Column 5 (PTR) is the number of query patterns with this operation.
Column 6 (qty) is the number of queries with a pattern from the 5th column.
Column 7 (wraparounds) is the number of cycles for this operation.
Column 8 (wraparounds,avg) is the average number of rows returned by a single wraparound with this operation (the result of dividing the value of the 9th column by the value of the 7th column).
Column 9 (rows) is the number of rows that were returned by this operation.
Column 10 (rows, avg) — “rows, average”, the average number of rows returned from the table by one given operation.
Column 11 (RRbF) — “Rows removed by filter”, the number of filtered records in rows (if the value of this column, i.e. the number of rows discarded, is much greater than the number of rows returned — the value of the “rows” column — then this is the result of a not very optimal query, which can cause inconvenience to other users of the server, since it is unreasonable to read so many records to leave such a small percentage later. Using the “Sec Scan” node when the number of records read is also not preferable.
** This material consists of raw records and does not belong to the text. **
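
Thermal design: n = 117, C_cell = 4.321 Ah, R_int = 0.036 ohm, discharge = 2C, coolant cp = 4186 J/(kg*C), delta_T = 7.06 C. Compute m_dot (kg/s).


Step 1: I = 2 * 4.321 = 8.642 A
Step 2: Q_cell = I^2 * R = 8.642^2 * 0.036 = 2.6886 W
Step 3: Q_total = 117 * 2.6886 = 314.57 W
Step 4: m_dot = Q_total / (cp * dT) = 314.57 / (4186 * 7.06) = 0.01064 kg/s

0.01064 kg/s


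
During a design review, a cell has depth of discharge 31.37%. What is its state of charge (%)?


SOC = 100 - DOD = 100 - 31.37 = 68.63%

68.63%


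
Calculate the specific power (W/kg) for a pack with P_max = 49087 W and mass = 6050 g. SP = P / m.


Convert: m = 6050 g = 6.05 kg
SP = P / m = 49087 / 6.05 = 8114 W/kg

8114 W/kg


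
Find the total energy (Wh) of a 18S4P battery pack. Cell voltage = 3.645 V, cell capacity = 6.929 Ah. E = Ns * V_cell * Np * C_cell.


V_pack = 18 * 3.645 = 65.61 V
C_pack = 4 * 6.929 = 27.716 Ah
E = V_pack * C_pack = 65.61 * 27.716 = 1818 Wh

1818 Wh


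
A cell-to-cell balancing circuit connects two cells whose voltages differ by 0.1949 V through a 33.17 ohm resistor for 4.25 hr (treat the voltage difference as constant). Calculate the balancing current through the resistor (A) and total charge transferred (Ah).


I_bal = dV / R = 0.1949 / 33.17 = 0.0058758 A
Q = I_bal * t = 0.0058758 * 4.25 = 0.02497 Ah

I=0.0058758 A, Q=0.02497 Ah


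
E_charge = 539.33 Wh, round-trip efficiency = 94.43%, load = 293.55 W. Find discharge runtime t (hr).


Step 1: E_discharge = eta/100 * E_charge = 94.43/100 * 539.33 = 509.29 Wh
Step 2: t = E_discharge / P = 509.29 / 293.55 = 1.735 hr

1.735 hr


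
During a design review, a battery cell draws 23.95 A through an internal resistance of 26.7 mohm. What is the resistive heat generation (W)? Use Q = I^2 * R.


Convert: R = 26.7 mohm = 0.0267 ohm
I^2 = 573.6
Q = 573.6 * 0.0267 = 15.32 W

15.32 W


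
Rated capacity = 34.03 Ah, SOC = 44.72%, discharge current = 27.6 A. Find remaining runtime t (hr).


Step 1: remaining = SOC/100 * C_total = 44.72/100 * 34.03 = 15.218 Ah
Step 2: t = remaining / I = 15.218 / 27.6 = 0.5514 hr

0.5514 hr


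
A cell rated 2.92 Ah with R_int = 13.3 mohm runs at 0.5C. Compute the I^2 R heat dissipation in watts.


Convert: R = 13.3 mohm = 0.0133 ohm
Step 1: I = C_rate * capacity = 0.5 * 2.92 = 1.46 A
Step 2: Q = I^2 * R = 1.46^2 * 0.0133 = 2.1316 * 0.0133 = 0.02835 W

0.02835 W


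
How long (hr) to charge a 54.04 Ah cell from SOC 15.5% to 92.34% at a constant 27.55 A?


delta_Ah = 54.04 * (92.34 - 15.5) / 100 = 41.524 Ah
t = delta_Ah / I = 41.524 / 27.55 = 1.507 hr

1.507 hr


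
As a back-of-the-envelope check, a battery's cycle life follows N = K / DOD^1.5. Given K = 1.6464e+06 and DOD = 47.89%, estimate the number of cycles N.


DOD^1.5 = 331.41
N = K / DOD^1.5 = 1.6464e+06 / 331.41 = 4968

4968 cycles


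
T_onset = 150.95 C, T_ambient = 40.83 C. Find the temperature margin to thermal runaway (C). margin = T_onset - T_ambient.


margin = T_onset - T_ambient = 150.95 - 40.83 = 110.12 C

110.12 C


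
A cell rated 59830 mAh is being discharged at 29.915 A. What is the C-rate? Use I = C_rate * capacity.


Convert: capacity = 59830 mAh = 59.83 Ah
C_rate = I / capacity = 29.915 / 59.83 = 0.5C

0.5C


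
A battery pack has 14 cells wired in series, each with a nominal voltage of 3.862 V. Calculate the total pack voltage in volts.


Series voltages add: 14 * 3.862 V = 54.068 V

54.068 V


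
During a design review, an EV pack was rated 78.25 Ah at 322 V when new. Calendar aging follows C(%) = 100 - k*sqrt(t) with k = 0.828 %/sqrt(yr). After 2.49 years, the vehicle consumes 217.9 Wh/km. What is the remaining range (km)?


Step 1: capacity retention = 100 - 0.828 * sqrt(2.49) = 100 - 0.828 * 1.578 = 98.693%
Step 2: C_now = 78.25 * 98.693/100 = 77.227 Ah
Step 3: E_pack = V * C_now = 322 * 77.227 = 24867 Wh
Step 4: range = E_pack / consumption = 24867 / 217.9 = 114.1 km

114.1 km


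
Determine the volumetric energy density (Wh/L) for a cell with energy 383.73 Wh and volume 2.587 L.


Volumetric ED = 383.73 Wh / 2.587 L = 148.3 Wh/L

148.3 Wh/L


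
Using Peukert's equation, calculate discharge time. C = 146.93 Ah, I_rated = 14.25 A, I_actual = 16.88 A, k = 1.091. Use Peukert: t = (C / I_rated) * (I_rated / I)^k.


t_rated = C / I_rated = 146.93 / 14.25 = 10.311 hr
(I_rated/I)^k = (0.84419)^1.091 = 0.83128
t = t_rated * (I_rated/I)^k = 10.311 * 0.83128 = 8.571 hr

8.571 hr


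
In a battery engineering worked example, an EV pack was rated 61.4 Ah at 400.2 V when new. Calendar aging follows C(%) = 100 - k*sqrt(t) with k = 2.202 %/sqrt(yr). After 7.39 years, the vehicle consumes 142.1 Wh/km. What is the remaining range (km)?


Step 1: capacity retention = 100 - 2.202 * sqrt(7.39) = 100 - 2.202 * 2.7185 = 94.014%
Step 2: C_now = 61.4 * 94.014/100 = 57.725 Ah
Step 3: E_pack = V * C_now = 400.2 * 57.725 = 23102 Wh
Step 4: range = E_pack / consumption = 23102 / 142.1 = 162.6 km

162.6 km


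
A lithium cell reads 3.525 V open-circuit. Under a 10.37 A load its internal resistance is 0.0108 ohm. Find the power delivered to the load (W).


Step 1: V_terminal = OCV - I*R = 3.525 - 10.37 * 0.0108 = 3.413 V
Step 2: P_out = V_terminal * I = 3.413 * 10.37 = 35.39 W

35.39 W


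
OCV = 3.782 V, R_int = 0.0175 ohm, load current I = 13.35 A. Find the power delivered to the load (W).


Step 1: V_terminal = OCV - I*R = 3.782 - 13.35 * 0.0175 = 3.5484 V
Step 2: P_out = V_terminal * I = 3.5484 * 13.35 = 47.37 W

47.37 W


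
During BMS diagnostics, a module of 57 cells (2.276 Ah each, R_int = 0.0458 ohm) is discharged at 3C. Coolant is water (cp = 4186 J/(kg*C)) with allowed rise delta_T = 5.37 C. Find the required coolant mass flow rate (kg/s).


Step 1: I = 3 * 2.276 = 6.828 A
Step 2: Q_cell = I^2 * R = 6.828^2 * 0.0458 = 2.1353 W
Step 3: Q_total = 57 * 2.1353 = 121.71 W
Step 4: m_dot = Q_total / (cp * dT) = 121.71 / (4186 * 5.37) = 0.005414 kg/s

0.005414 kg/s


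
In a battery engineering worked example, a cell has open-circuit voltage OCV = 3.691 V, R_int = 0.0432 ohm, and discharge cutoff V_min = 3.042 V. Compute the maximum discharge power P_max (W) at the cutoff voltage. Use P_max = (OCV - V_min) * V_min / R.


dV = OCV - V_min = 0.649 V (so I_max = dV / R)
P_max = dV * V_min / R = 0.649 * 3.042 / 0.0432 = 45.70 W

45.70 W


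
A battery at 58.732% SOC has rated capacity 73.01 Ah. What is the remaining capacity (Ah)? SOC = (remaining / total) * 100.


remaining = SOC / 100 * total = 58.732 / 100 * 73.01 = 42.88 Ah

42.88 Ah


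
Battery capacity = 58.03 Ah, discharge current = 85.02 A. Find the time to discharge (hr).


Runtime = 58.03 Ah / 85.02 A = 0.6825 hr

0.6825 hr


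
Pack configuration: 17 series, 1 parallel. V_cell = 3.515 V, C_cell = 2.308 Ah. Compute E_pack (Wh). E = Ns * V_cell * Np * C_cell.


V_pack = 17 * 3.515 = 59.755 V
C_pack = 1 * 2.308 = 2.308 Ah
E = V_pack * C_pack = 59.755 * 2.308 = 137.9 Wh

137.9 Wh


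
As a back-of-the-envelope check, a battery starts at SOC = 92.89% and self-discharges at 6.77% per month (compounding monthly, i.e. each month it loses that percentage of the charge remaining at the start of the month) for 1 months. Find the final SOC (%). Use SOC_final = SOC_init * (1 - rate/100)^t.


Monthly retention factor = 1 - 6.77/100 = 0.9323
Over 1 months: factor^1 = 0.9323
SOC_final = 92.89 * 0.9323 = 86.60%

86.60%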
It’s about the same with CTEs, as accessing CTE records is much more expensive even than reading from a table with Sec Scan).
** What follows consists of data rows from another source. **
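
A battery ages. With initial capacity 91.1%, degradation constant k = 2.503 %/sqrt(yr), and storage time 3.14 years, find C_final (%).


sqrt(t) = sqrt(3.14) = 1.772
C_final = 91.1 - 2.503 * 1.772 = 86.66%

86.66%


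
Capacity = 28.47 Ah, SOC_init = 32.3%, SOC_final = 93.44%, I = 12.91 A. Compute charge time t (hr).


delta_Ah = 28.47 * (93.44 - 32.3) / 100 = 17.407 Ah
t = delta_Ah / I = 17.407 / 12.91 = 1.348 hr

1.348 hr


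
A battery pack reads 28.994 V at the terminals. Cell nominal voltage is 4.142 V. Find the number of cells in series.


n = V_pack / V_cell = 28.994 / 4.142 = 7

7


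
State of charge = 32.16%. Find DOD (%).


DOD = 100 - SOC = 100 - 32.16 = 67.84%

67.84%


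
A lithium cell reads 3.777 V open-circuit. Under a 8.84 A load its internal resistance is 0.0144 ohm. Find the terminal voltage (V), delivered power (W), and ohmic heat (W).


Step 1: V_terminal = OCV - I*R = 3.777 - 8.84 * 0.0144 = 3.6497 V
Step 2: P_out = V_terminal * I = 3.6497 * 8.84 = 32.26 W
Step 3: Q = I^2 * R = 8.84^2 * 0.0144 = 1.125 W

V=3.6497 V, P=32.26 W, Q=1.125 W


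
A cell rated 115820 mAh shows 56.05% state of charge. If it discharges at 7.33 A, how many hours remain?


Convert: C_total = 115820 mAh = 115.82 Ah
Step 1: remaining = SOC/100 * C_total = 56.05/100 * 115.82 = 64.917 Ah
Step 2: t = remaining / I = 64.917 / 7.33 = 8.856 hr

8.856 hr


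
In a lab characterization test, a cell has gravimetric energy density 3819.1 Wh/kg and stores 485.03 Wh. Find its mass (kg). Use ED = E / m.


m = E / ED = 485.03 / 3819.1 = 0.1270 kg

0.1270 kg


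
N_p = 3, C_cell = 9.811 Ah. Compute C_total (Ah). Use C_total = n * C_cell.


C_total = 3 * 9.811 = 29.433 Ah

29.433 Ah


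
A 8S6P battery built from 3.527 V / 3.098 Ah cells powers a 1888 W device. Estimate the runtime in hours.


Step 1: E_pack = Ns * V_cell * Np * C_cell = 8 * 3.527 * 6 * 3.098 = 524.48 Wh
Step 2: t = E_pack / P = 524.48 / 1888 = 0.2778 hr

0.2778 hr


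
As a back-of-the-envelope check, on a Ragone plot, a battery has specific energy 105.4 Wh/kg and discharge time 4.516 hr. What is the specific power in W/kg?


P_specific = E / t = 105.4 / 4.516 = 23.34 W/kg

23.34 W/kg


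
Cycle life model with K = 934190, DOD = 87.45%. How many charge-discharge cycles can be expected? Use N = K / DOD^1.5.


DOD^1.5 = 817.79
N = K / DOD^1.5 = 934190 / 817.79 = 1142

1142 cycles


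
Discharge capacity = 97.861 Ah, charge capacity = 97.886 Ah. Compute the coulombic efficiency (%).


eta_c = Q_dis / Q_chg * 100 = 97.861 / 97.886 * 100 = 99.97%

99.97%


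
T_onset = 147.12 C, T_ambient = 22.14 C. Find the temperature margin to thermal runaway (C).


margin = T_onset - T_ambient = 147.12 - 22.14 = 124.98 C

124.98 C


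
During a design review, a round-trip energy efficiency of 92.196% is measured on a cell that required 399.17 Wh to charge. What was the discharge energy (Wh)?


E_dis = eta/100 * E_chg = 92.196/100 * 399.17 = 368.0 Wh

368.0 Wh


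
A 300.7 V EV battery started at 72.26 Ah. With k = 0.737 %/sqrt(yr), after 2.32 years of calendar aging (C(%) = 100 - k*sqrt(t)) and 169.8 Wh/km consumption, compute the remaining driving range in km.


Step 1: capacity retention = 100 - 0.737 * sqrt(2.32) = 100 - 0.737 * 1.5232 = 98.877%
Step 2: C_now = 72.26 * 98.877/100 = 71.449 Ah
Step 3: E_pack = V * C_now = 300.7 * 71.449 = 21485 Wh
Step 4: range = E_pack / consumption = 21485 / 169.8 = 126.5 km

126.5 km


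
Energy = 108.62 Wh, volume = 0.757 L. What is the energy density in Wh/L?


Volumetric ED = 108.62 Wh / 0.757 L = 143.5 Wh/L

143.5 Wh/L


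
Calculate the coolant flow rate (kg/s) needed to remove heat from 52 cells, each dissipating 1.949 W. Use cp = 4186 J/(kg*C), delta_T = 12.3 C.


Step 1: Total heat Q = 52 * 1.949 W = 101.35 W
Step 2: denom = cp * dT = 4186 * 12.3 = 51488
Step 3: m_dot = 101.35 / 51488 = 0.001968 kg/s

0.001968 kg/s


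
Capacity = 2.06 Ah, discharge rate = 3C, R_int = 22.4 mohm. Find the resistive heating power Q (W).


Convert: R = 22.4 mohm = 0.0224 ohm
Step 1: I = C_rate * capacity = 3 * 2.06 = 6.18 A
Step 2: Q = I^2 * R = 6.18^2 * 0.0224 = 38.192 * 0.0224 = 0.8555 W

0.8555 W


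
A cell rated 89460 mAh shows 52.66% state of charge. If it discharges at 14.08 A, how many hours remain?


Convert: C_total = 89460 mAh = 89.46 Ah
Step 1: remaining = SOC/100 * C_total = 52.66/100 * 89.46 = 47.11 Ah
Step 2: t = remaining / I = 47.11 / 14.08 = 3.346 hr

3.346 hr


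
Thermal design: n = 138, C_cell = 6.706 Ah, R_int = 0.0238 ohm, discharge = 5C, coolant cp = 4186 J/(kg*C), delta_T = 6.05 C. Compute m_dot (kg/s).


Step 1: I = 5 * 6.706 = 33.53 A
Step 2: Q_cell = I^2 * R = 33.53^2 * 0.0238 = 26.757 W
Step 3: Q_total = 138 * 26.757 = 3692.5 W
Step 4: m_dot = Q_total / (cp * dT) = 3692.5 / (4186 * 6.05) = 0.1458 kg/s

0.1458 kg/s


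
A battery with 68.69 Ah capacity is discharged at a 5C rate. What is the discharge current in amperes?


At 5C: I = 5 * 68.69 Ah = 343.45 A

343.45 A


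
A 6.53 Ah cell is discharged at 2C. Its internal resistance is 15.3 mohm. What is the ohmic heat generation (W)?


Convert: R = 15.3 mohm = 0.0153 ohm
Step 1: I = C_rate * capacity = 2 * 6.53 = 13.06 A
Step 2: Q = I^2 * R = 13.06^2 * 0.0153 = 170.56 * 0.0153 = 2.610 W

2.610 W


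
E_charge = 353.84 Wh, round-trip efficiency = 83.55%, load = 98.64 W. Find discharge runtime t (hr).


Step 1: E_discharge = eta/100 * E_charge = 83.55/100 * 353.84 = 295.63 Wh
Step 2: t = E_discharge / P = 295.63 / 98.64 = 2.997 hr

2.997 hr


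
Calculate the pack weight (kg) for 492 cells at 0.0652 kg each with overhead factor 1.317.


m_pack = n * m_cell * overhead = 492 * 0.0652 * 1.317 = 42.25 kg

42.25 kg


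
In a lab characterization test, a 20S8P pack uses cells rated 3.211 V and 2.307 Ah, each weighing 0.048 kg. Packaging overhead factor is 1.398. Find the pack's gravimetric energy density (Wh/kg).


Step 1: V_pack = 20 * 3.211 = 64.22 V
Step 2: C_pack = 8 * 2.307 = 18.456 Ah
Step 3: E_pack = V_pack * C_pack = 64.22 * 18.456 = 1185.2 Wh
Step 4: m_pack = 20 * 8 * 0.048 * 1.398 = 10.737 kg
Step 5: ED = E_pack / m_pack = 1185.2 / 10.737 = 110.4 Wh/kg

110.4 Wh/kg


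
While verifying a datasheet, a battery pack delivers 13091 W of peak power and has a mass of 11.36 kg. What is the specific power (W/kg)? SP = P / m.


Specific power = 13091 W / 11.36 kg = 1152 W/kg

1152 W/kg


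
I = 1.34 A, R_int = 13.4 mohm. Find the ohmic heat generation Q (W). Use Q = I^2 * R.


Convert: R = 13.4 mohm = 0.0134 ohm
Q = I^2 * R = 1.34^2 * 0.0134 = 0.02406 W

0.02406 W


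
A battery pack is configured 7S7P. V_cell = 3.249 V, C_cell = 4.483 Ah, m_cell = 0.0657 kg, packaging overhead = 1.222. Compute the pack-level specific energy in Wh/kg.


Step 1: V_pack = 7 * 3.249 = 22.743 V
Step 2: C_pack = 7 * 4.483 = 31.381 Ah
Step 3: E_pack = V_pack * C_pack = 22.743 * 31.381 = 713.7 Wh
Step 4: m_pack = 7 * 7 * 0.0657 * 1.222 = 3.934 kg
Step 5: ED = E_pack / m_pack = 713.7 / 3.934 = 181.4 Wh/kg

181.4 Wh/kg


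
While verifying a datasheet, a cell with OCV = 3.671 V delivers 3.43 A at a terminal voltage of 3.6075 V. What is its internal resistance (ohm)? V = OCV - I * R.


R = (OCV - V) / I = (3.671 - 3.6075) / 3.43 = 0.01851 ohm

0.01851 ohm


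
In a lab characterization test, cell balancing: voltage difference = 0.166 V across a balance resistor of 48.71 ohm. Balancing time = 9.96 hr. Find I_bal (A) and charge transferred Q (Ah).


First, Ohm's law: I_bal = 0.166 V / 48.71 ohm = 0.0034079 A
Then Q = I * t = 0.0034079 A * 9.96 hr = 0.03394 Ah

I=0.0034079 A, Q=0.03394 Ah


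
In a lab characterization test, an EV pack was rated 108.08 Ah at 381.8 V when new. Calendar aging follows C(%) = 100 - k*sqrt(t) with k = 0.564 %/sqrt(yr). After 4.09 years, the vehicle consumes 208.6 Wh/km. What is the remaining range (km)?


Step 1: capacity retention = 100 - 0.564 * sqrt(4.09) = 100 - 0.564 * 2.0224 = 98.859%
Step 2: C_now = 108.08 * 98.859/100 = 106.85 Ah
Step 3: E_pack = V * C_now = 381.8 * 106.85 = 40795 Wh
Step 4: range = E_pack / consumption = 40795 / 208.6 = 195.6 km

195.6 km


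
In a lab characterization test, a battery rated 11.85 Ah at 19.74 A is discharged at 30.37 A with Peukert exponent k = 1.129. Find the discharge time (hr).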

Column 12 (RRbF, avg) — “Rows removed by filter, average”, the average number of rows filtered by a given operation.
Column 13 (RRbF, %) — “Rows removed by filter, %”, the number of filtered rows as a percentage of the total number of records in the table.
Column 14 (last) is the time of execution of the last query with such a node.
By clicking on an empty namespace in a row, you can open all patterns with this node in descending order of the number of their repeatability.
And if you click on the row of a particular pattern, you can look at the entire pattern with all the other nodes.
“By database objects (resources) tab”
This tab provides approximately the same information as on the “By database objects (operations)” tab, only with information on the memory resources consumed by this operation (column 7 — sum, mc).
“By dynamic objects (operations) tab”
Sometimes during the execution of a query, dynamic objects arise that are not in the database, but are in the query (various subqueries, Common table expression — CTE, recursive expressions). These dynamic objects are represented in column 2 — “object”.
By Dynamic Objects (Resources) tab
Here is the same information as in the previous tab, only from memory.
By Triggers tab
There are two types of triggers:
Custom procedures are special stored procedures that are executed automatically on certain events that occur in the database. These events can be related to changes to tables, such as when data is inserted, updated, or deleted.
Restrictive is a type of trigger that allows you to perform a table-level referential integrity check. They can be used to check the conditions that shall be met before inserting, updating, or deleting data in a table. Restrictive triggers are designed to enforce business rules or constraints that are set for a table.
From the table, you can find out how long it took to complete this trigger, what plans for it happened, and how many times it happened.
Spade Chains Tab
Shows chains of queries for the same pattern that have had little time between executions or that have been executed at the same time. You can see the length of the maximum chain by the number of such consecutive queries. Almost every such chain is a peak CPU usage, so they should be avoided.
By time and resources tab
This tab shows the same metrics as the By Pattern tab, but the unit of analysis is not the whole plan, but the atomic queries themselves.